A Detroit parent was furious after reading a recent homework assignment given to his daughter with a question that sounded like it belonged on the Maury Povich Show. Did this homework assignment go too far?
While it is important to teach children about DNA, blood types, and genetics, isn’t there a better way than the question on this teens biology worksheet? The question read, “The sister of the mom above also had issues with finding out who the father of her baby was. She had the state take a blood test of potential fathers. Based on the information in this table, why was the baby taken away by the state after the test?” The possible answers paint an even uglier picture. The choices for potential fathers given included bartender, guy at the club, cab driver, or flight attendant.
Although the question does depict a real problem in our society, as evidenced by the numerous talk shows that have hour long episodes to expose “Who The Baby Daddy Is,” is this really the message we want to send children from their school? One would hope schools would promote values, rather than “sleeping around,” which is what this father felt the assignment was doing.
The father sent the homework assignment back, incomplete, with a note that said, “We teach our children not to sleep around.

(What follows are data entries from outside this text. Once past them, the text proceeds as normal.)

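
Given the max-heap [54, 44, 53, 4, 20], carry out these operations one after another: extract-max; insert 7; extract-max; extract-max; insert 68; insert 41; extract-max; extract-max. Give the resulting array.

[20, 7, 4]

extract-max → returns 54:
  remove root 54; move last element 20 to root → [20, 44, 53, 4]
  20 vs larger child 53 at index 2, swap → [53, 44, 20, 4]
insert 7:
  append 7 at index 4 → [53, 44, 20, 4, 7] (no swap needed)
extract-max → returns 53:
  remove root 53; move last element 7 to root → [7, 44, 20, 4]
  7 vs larger child 44 at index 1, swap → [44, 7, 20, 4]
extract-max → returns 44:
  remove root 44; move last element 4 to root → [4, 7, 20]
  4 vs larger child 20 at index 2, swap → [20, 7, 4]
insert 68:
  append 68 at index 3 → [20, 7, 4, 68]
  68 > parent 7 at index 1, swap → [20, 68, 4, 7]
  68 > parent 20 at index 0, swap → [68, 20, 4, 7]
insert 41:
  append 41 at index 4 → [68, 20, 4, 7, 41]
  41 > parent 20 at index 1, swap → [68, 41, 4, 7, 20]
extract-max → returns 68:
  remove root 68; move last element 20 to root → [20, 41, 4, 7]
  20 vs larger child 41 at index 1, swap → [41, 20, 4, 7]
extract-max → returns 41:
  remove root 41; move last element 7 to root → [7, 20, 4]
  7 vs larger child 20 at index 1, swap → [20, 7, 4]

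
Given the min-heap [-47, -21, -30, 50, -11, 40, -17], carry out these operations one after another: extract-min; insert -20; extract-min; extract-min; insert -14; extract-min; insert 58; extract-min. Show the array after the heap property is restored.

[-14, -11, 58, 50, 40]

extract-min → returns -47:
  remove root -47; move last element -17 to root → [-17, -21, -30, 50, -11, 40]
  -17 vs smaller child -30 at index 2, swap → [-30, -21, -17, 50, -11, 40]
insert -20:
  append -20 at index 6 → [-30, -21, -17, 50, -11, 40, -20]
  -20 < parent -17 at index 2, swap → [-30, -21, -20, 50, -11, 40, -17]
extract-min → returns -30:
  remove root -30; move last element -17 to root → [-17, -21, -20, 50, -11, 40]
  -17 vs smaller child -21 at index 1, swap → [-21, -17, -20, 50, -11, 40]
extract-min → returns -21:
  remove root -21; move last element 40 to root → [40, -17, -20, 50, -11]
  40 vs smaller child -20 at index 2, swap → [-20, -17, 40, 50, -11]
insert -14:
  append -14 at index 5 → [-20, -17, 40, 50, -11, -14]
  -14 < parent 40 at index 2, swap → [-20, -17, -14, 50, -11, 40]
extract-min → returns -20:
  remove root -20; move last element 40 to root → [40, -17, -14, 50, -11]
  40 vs smaller child -17 at index 1, swap → [-17, 40, -14, 50, -11]
  40 vs smaller child -11 at index 4, swap → [-17, -11, -14, 50, 40]
insert 58:
  append 58 at index 5 → [-17, -11, -14, 50, 40, 58] (no swap needed)
extract-min → returns -17:
  remove root -17; move last element 58 to root → [58, -11, -14, 50, 40]
  58 vs smaller child -14 at index 2, swap → [-14, -11, 58, 50, 40]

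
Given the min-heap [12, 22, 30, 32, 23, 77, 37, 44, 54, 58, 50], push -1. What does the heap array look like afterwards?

[-1, 22, 12, 32, 23, 30, 37, 44, 54, 58, 50, 77]

append -1 at index 11 → [12, 22, 30, 32, 23, 77, 37, 44, 54, 58, 50, -1]
-1 < parent 77 at index 5, swap → [12, 22, 30, 32, 23, -1, 37, 44, 54, 58, 50, 77]
-1 < parent 30 at index 2, swap → [12, 22, -1, 32, 23, 30, 37, 44, 54, 58, 50, 77]
-1 < parent 12 at index 0, swap → [-1, 22, 12, 32, 23, 30, 37, 44, 54, 58, 50, 77]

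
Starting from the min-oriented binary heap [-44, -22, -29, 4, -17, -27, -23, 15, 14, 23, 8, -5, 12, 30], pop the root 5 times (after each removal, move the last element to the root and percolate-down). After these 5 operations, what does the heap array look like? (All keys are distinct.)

[-17, 4, -5, 14, 8, 30, 12, 15, 23]

extract-min #1 returns -44:
  remove root -44; move last element 30 to root → [30, -22, -29, 4, -17, -27, -23, 15, 14, 23, 8, -5, 12]
  30 vs smaller child -29 at index 2, swap → [-29, -22, 30, 4, -17, -27, -23, 15, 14, 23, 8, -5, 12]
  30 vs smaller child -27 at index 5, swap → [-29, -22, -27, 4, -17, 30, -23, 15, 14, 23, 8, -5, 12]
  30 vs smaller child -5 at index 11, swap → [-29, -22, -27, 4, -17, -5, -23, 15, 14, 23, 8, 30, 12]
extract-min #2 returns -29:
  remove root -29; move last element 12 to root → [12, -22, -27, 4, -17, -5, -23, 15, 14, 23, 8, 30]
  12 vs smaller child -27 at index 2, swap → [-27, -22, 12, 4, -17, -5, -23, 15, 14, 23, 8, 30]
  12 vs smaller child -23 at index 6, swap → [-27, -22, -23, 4, -17, -5, 12, 15, 14, 23, 8, 30]
extract-min #3 returns -27:
  remove root -27; move last element 30 to root → [30, -22, -23, 4, -17, -5, 12, 15, 14, 23, 8]
  30 vs smaller child -23 at index 2, swap → [-23, -22, 30, 4, -17, -5, 12, 15, 14, 23, 8]
  30 vs smaller child -5 at index 5, swap → [-23, -22, -5, 4, -17, 30, 12, 15, 14, 23, 8]
extract-min #4 returns -23:
  remove root -23; move last element 8 to root → [8, -22, -5, 4, -17, 30, 12, 15, 14, 23]
  8 vs smaller child -22 at index 1, swap → [-22, 8, -5, 4, -17, 30, 12, 15, 14, 23]
  8 vs smaller child -17 at index 4, swap → [-22, -17, -5, 4, 8, 30, 12, 15, 14, 23]
extract-min #5 returns -22:
  remove root -22; move last element 23 to root → [23, -17, -5, 4, 8, 30, 12, 15, 14]
  23 vs smaller child -17 at index 1, swap → [-17, 23, -5, 4, 8, 30, 12, 15, 14]
  23 vs smaller child 4 at index 3, swap → [-17, 4, -5, 23, 8, 30, 12, 15, 14]
  23 vs smaller child 14 at index 8, swap → [-17, 4, -5, 14, 8, 30, 12, 15, 23]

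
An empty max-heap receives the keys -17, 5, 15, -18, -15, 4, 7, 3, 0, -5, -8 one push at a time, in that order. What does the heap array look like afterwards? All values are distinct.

Insert -17:
  append -17 at index 0 → [-17] (no swap needed)
Insert 5:
  append 5 at index 1 → [-17, 5]
  5 > parent -17 at index 0, swap → [5, -17]
Insert 15:
  append 15 at index 2 → [5, -17, 15]
  15 > parent 5 at index 0, swap → [15, -17, 5]
Insert -18:
  append -18 at index 3 → [15, -17, 5, -18] (no swap needed)
Insert -15:
  append -15 at index 4 → [15, -17, 5, -18, -15]
  -15 > parent -17 at index 1, swap → [15, -15, 5, -18, -17]
Insert 4:
  append 4 at index 5 → [15, -15, 5, -18, -17, 4] (no swap needed)
Insert 7:
  append 7 at index 6 → [15, -15, 5, -18, -17, 4, 7]
  7 > parent 5 at index 2, swap → [15, -15, 7, -18, -17, 4, 5]
Insert 3:
  append 3 at index 7 → [15, -15, 7, -18, -17, 4, 5, 3]
  3 > parent -18 at index 3, swap → [15, -15, 7, 3, -17, 4, 5, -18]
  3 > parent -15 at index 1, swap → [15, 3, 7, -15, -17, 4, 5, -18]
Insert 0:
  append 0 at index 8 → [15, 3, 7, -15, -17, 4, 5, -18, 0]
  0 > parent -15 at index 3, swap → [15, 3, 7, 0, -17, 4, 5, -18, -15]
Insert -5:
  append -5 at index 9 → [15, 3, 7, 0, -17, 4, 5, -18, -15, -5]
  -5 > parent -17 at index 4, swap → [15, 3, 7, 0, -5, 4, 5, -18, -15, -17]
Insert -8:
  append -8 at index 10 → [15, 3, 7, 0, -5, 4, 5, -18, -15, -17, -8] (no swap needed)

[15, 3, 7, 0, -5, 4, 5, -18, -15, -17, -8]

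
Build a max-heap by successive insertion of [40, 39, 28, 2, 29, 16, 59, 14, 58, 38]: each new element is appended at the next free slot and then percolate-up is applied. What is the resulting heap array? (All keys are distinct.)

Insert 40:
  append 40 at index 0 → [40] (no swap needed)
Insert 39:
  append 39 at index 1 → [40, 39] (no swap needed)
Insert 28:
  append 28 at index 2 → [40, 39, 28] (no swap needed)
Insert 2:
  append 2 at index 3 → [40, 39, 28, 2] (no swap needed)
Insert 29:
  append 29 at index 4 → [40, 39, 28, 2, 29] (no swap needed)
Insert 16:
  append 16 at index 5 → [40, 39, 28, 2, 29, 16] (no swap needed)
Insert 59:
  append 59 at index 6 → [40, 39, 28, 2, 29, 16, 59]
  59 > parent 28 at index 2, swap → [40, 39, 59, 2, 29, 16, 28]
  59 > parent 40 at index 0, swap → [59, 39, 40, 2, 29, 16, 28]
Insert 14:
  append 14 at index 7 → [59, 39, 40, 2, 29, 16, 28, 14]
  14 > parent 2 at index 3, swap → [59, 39, 40, 14, 29, 16, 28, 2]
Insert 58:
  append 58 at index 8 → [59, 39, 40, 14, 29, 16, 28, 2, 58]
  58 > parent 14 at index 3, swap → [59, 39, 40, 58, 29, 16, 28, 2, 14]
  58 > parent 39 at index 1, swap → [59, 58, 40, 39, 29, 16, 28, 2, 14]
Insert 38:
  append 38 at index 9 → [59, 58, 40, 39, 29, 16, 28, 2, 14, 38]
  38 > parent 29 at index 4, swap → [59, 58, 40, 39, 38, 16, 28, 2, 14, 29]

[59, 58, 40, 39, 38, 16, 28, 2, 14, 29]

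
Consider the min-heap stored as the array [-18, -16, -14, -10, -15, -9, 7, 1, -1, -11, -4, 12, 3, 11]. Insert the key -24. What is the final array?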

When the concerns were brought to the attention of the school, Nancy Campbell, Superintendent of the Romeo schools, where the assignment was given agreed there were issues with the question. According to CBS Detroit, Campbell stated:
“The goal is that the students are understanding blood types and DNA and possibilities based on the makeup of the two parents. But, again, this painted a picture, I think, that was not appropriate. My first thought when I saw it was that it certainly been worded better.”
Campbell said the teacher got the worksheet from a teaching website and has apologized.
“Teachers use all kinds of different resources that are available to them. [This incident] brings in awareness for all of our staff to, you know, be more thoughtful and reflective about the items they use when they put them on a homework assignment.”
According to Campbell, only one parent complained, which raises the question, did the assignment go too far or did this parent overreact?
My mind goes back to a public service announcement I remember hearing in the past – “Do you know where your children are?” In this case, “Do you know what the school is teaching your child?” Mad World News applauds this father for being aware, raising his concerns, and most importantly, speaking to his daughter about the assignment.